Quietly building the future.
2024-07-08
Sign up for Vast.ai using my referral link, if my notes are helpful to you.
Add your SSH key to https://cloud.vast.ai/account/
Choose ollama/ollama:0.1.38 as the Docker image. (This succeeded for me, whereas ollama/ollama:latest failed.)
Create a new instance. I picked a $0.111/hr RTX 2080 Ti with 11GB RAM. A better GPU and more RAM might be better, but I wanted to keep costs low to start.
That one failed when I ran ollama run mixtral
, so I tried a $0.144/hr RTX A4000 with 16GB RAM.
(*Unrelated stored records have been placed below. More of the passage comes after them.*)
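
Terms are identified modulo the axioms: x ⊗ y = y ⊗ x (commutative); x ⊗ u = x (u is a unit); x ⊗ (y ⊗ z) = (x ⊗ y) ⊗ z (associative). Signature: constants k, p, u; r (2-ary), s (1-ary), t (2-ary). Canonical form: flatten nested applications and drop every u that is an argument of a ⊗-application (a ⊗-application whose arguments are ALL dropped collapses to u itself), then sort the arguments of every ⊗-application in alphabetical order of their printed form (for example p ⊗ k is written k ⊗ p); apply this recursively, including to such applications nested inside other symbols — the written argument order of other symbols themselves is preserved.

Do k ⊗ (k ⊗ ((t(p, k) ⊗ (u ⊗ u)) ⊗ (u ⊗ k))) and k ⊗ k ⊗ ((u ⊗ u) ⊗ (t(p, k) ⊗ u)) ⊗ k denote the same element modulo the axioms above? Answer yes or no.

Left:  k ⊗ (k ⊗ ((t(p, k) ⊗ (u ⊗ u)) ⊗ (u ⊗ k)))
  Flatten:  k ⊗ k ⊗ t(p, k) ⊗ u ⊗ u ⊗ u ⊗ k
  Units out:  drop u (×3)
  Sort:  k ⊗ k ⊗ k ⊗ t(p, k)
Right:  k ⊗ k ⊗ ((u ⊗ u) ⊗ (t(p, k) ⊗ u)) ⊗ k
  Un-nest:  k ⊗ k ⊗ u ⊗ u ⊗ t(p, k) ⊗ u ⊗ k
  Drop the unit:  drop u (×3)
  Order the arguments:  k ⊗ k ⊗ k ⊗ t(p, k)

Answer: yes — both canonical forms are k ⊗ k ⊗ k ⊗ t(p, k)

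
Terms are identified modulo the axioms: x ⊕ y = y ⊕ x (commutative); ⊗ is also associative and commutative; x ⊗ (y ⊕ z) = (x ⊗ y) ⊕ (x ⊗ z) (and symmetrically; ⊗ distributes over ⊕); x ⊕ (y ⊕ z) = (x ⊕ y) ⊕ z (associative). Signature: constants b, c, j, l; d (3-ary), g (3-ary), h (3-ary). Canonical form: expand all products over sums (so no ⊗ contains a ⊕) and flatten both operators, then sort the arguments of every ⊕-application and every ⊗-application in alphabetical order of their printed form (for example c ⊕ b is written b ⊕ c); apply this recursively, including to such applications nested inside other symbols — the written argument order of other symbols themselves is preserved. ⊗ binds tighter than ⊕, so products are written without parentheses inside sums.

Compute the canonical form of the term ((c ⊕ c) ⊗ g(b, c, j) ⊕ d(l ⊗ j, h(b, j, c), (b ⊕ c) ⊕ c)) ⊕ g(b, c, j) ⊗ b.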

Once it started up, I clicked the Connect button, copied the SSH command, and pasted it into my terminal.
ssh -p
I couldn't get ollama to run with systemd, so I ran it in the background with:
(curl -fsSL https://ollama.com/install.sh | sh && ollama serve > ollama.log 2>&1) &
Then I was able to run ollama from the terminal. Rather than trying to run mixtral, I ran a tiny model, orca-mini, which worked fine:
ollama run orca-mini
Then I was able to chat with the model in the terminal!
I tried to run it via the API as well, but that didn't work:
curl http://<ip>:11434/api/chat -d '{
"model": "orca-mini",
"messages": [
{ "role": "user", "content": "hey there, how are you doing?" }
]
}'
curl: (7) Failed to connect to <ip> port 11434 after 88 ms: Couldn't connect to server
Next up, I'll repeat roughly these steps on another host with better support for external IPs, so I can try the API again.